Levene stayed with the Clash for a long enough period of time to take part in early performances and contribute to songs, such as What’s My Name on their 1977 first album. He nevertheless developed a distaste for the Clash’s more politicized course and went on to achieve greater success with PiL.

“People thought I was classically trained, which was bollocks,” Levene stated in 2012. Knowing the E chord, I tried out E minor. We laid the music out on a plate for Lydon. He was very hip at the time and did really good work.” he said.

Singer John Lydon (formerly known as Johnny Rotten) and Levene started a new band with bassist John Wardle when the Sex Pistols split up in January 1978. (known as Jah Wobble). In 2012, Wobble remarked, “John made a wise choice getting Keith.”

The iconic song Public Image, which peaked at number ten, came before their debut album, Public Image: First Issue, which peaked at number 22 in 1978. Metal Box, their second album from 1979, is recognized as a post-punk classic. The lineup introduced innovative new styles of post-punk, dub, freeform jazz, and classical music into the Top 20 with the help of numerous drummers.

Although The Flowers Of Romance, released in 1981, was his final recorded piece with PiL, he continued to perform with Wobble in later years.
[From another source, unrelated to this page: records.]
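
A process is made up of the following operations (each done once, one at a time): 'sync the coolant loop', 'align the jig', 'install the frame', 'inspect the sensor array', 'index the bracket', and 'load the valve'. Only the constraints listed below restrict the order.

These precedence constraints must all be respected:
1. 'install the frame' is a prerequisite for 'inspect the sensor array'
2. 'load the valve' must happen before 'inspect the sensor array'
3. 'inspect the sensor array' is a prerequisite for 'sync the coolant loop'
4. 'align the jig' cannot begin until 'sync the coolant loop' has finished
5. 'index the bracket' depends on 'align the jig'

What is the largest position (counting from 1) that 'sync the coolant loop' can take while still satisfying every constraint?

Following every chain forward from 'sync the coolant loop', the operations that must come later are 'align the jig', 'index the bracket' — 2 of them.
With 2 mandatory successors out of 6 operations total, the latest slot for 'sync the coolant loop' is 6−2 = 4, and it's reachable by doing all non-successors before 'sync the coolant loop'.

4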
He was referred to be “one of the architects of the post-punk sound” by the website the Quietus in 2021, with his guitar playing “occupying a place between angular abrasion and pop opulence.”
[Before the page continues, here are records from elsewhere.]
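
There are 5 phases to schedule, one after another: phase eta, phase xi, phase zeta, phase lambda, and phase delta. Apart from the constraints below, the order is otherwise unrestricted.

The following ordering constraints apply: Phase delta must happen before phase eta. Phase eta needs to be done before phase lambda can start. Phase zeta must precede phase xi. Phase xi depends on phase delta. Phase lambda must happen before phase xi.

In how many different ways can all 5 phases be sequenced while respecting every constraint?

4

2 phases have no prerequisites (phase zeta, phase delta), so any of them could come first.
Enumerating by repeatedly choosing an available phase (one whose prerequisites are all placed) gives 4 distinct complete orderings.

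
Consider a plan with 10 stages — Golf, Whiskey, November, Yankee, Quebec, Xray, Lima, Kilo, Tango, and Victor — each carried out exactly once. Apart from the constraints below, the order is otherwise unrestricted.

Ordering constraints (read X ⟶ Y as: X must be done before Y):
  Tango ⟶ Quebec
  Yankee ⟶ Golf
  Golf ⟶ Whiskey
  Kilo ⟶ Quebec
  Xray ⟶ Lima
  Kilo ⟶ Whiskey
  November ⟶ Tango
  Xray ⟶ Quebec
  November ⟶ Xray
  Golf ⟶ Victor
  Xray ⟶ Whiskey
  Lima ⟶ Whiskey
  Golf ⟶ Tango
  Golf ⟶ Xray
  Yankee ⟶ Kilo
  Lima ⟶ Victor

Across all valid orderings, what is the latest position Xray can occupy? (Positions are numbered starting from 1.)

Following every chain forward from Xray, the stages that must come later are Whiskey, Quebec, Lima, Victor — 4 of them.
So at least 4 stages follow Xray, putting Xray no later than position 6. That position is achievable by scheduling everything else first.

6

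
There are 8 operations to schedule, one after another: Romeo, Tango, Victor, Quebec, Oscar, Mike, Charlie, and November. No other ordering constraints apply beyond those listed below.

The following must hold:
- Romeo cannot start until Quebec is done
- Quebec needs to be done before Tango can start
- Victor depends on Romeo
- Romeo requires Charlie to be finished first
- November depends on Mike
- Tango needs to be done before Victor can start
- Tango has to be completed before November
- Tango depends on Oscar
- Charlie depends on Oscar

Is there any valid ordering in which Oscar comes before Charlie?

Yes

Every valid ordering already has Oscar before Charlie (the constraints require it), so in particular at least one does.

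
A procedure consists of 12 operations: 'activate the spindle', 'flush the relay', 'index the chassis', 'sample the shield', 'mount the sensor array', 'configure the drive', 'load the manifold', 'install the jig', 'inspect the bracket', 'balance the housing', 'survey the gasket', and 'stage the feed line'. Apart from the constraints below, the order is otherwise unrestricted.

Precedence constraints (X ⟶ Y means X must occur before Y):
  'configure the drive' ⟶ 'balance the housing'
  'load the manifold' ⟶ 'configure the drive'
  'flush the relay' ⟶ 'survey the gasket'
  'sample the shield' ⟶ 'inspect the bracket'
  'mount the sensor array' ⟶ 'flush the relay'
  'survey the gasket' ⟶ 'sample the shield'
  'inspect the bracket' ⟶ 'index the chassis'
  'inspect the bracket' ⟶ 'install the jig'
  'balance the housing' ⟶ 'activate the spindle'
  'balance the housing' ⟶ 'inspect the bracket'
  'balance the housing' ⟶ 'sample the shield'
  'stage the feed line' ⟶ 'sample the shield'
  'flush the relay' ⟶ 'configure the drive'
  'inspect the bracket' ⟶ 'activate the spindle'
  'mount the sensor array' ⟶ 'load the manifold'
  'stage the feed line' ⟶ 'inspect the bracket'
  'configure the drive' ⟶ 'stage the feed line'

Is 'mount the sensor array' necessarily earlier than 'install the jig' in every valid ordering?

Chaining the stated constraints: 'mount the sensor array' → 'flush the relay' → 'survey the gasket' → 'sample the shield' → 'inspect the bracket' → 'install the jig'.
So 'mount the sensor array' must precede 'install the jig' in any valid ordering.

Yes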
Levene has been collaborating with author Adam Hammond on a book on PiL and had a passion for manufacturing guitars. He died “peacefully, contented, warm and loved,” according to his partner Kate Ransford, who was with him during his dying hours alongside his sister Jill Bennett and her husband. Privacy has been requested by the family.
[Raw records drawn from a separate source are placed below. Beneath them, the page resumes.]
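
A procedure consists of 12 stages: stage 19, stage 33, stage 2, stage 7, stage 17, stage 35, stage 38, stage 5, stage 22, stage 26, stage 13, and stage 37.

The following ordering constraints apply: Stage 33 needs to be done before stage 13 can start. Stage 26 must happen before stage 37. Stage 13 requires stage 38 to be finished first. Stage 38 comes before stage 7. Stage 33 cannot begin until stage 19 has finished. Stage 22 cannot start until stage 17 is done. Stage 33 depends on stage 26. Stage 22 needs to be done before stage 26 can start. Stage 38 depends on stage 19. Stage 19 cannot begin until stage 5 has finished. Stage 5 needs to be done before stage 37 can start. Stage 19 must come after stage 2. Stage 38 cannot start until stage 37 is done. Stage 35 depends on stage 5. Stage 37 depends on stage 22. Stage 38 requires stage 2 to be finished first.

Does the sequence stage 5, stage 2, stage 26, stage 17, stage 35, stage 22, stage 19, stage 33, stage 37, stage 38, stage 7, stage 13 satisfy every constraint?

Here stage 22 comes after stage 26.
Since stage 22 is required before stage 26, the ordering is invalid.

No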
The death is the second well-known rock musician to pass away in the past 24 hours after Nik Turner’s death news.

Tributes to Keith Levene:

Birmingham 81 tweeted,

RIP Keith Levene. Here he is with Public Image Ltd inventing all the best post-punk guitar sounds in one single song. The full 1979 recording of Chant from Check It Out is at

Eric Alper tweeted,

Keith Levene, the wonderful guitarist who was a founder member of both The Clash and Public Image Ltd, has died at the age of 65. He made both bands two of the most influential groups of all time, and will be greatly missed.

Laura Levine tweeted,

Keith Levene passed away yesterday. Fuck. Here’s a memory of a happier time, a photo I took of #JohnLydon, #JeanetteLee #KeithLevene a few hours before PiL took the stage at The Ritz in 1981, after which mayhem ensued. RIP Keith

John Howie Jr. posted,

If it’s true, then RIP Keith Levene. Hugely influential, I see no Edge, Stuart Adamson etc etc without him. Either way, the combo of that beautiful guitar with John Lydon’s voice is a one-two punch that has rarely been bettered IMHO. Those early PiL records saved my junior high/ high school soul, and Levene was an enormous part of that. Also: the Clash. Thanks for such gorgeous music. HT Brian Rector

John Robb posted,

So sad to hear of Keith Levene dying. Was great to get to know him and sometimes play with him when he got up with the Membranes – he was as innovative and stunning as ever. The guitar genius of post punk.

Martin Atkins posted,

Very sad day today with the news of the passing of Keith Levene. One of the founders of the clash and public image limited. We certainly had huge differences that we had thankfully repaired substantially over the last few years. I’ve been fortunate to work with some giants and my goodness he was at the top of that pile in His own league of innovation. Thanks to everyone that has send pics and messages – esp this from Maureen Baker my heart goes out to his friends and family and to everyone who were amazed and inspired by his playing. I’m spending some time tonight chatting with friends and putting some pics together for tomorrow. Several

Times this last week I had intended to ask him to come jam with me and pete – but I never did and I wish I had.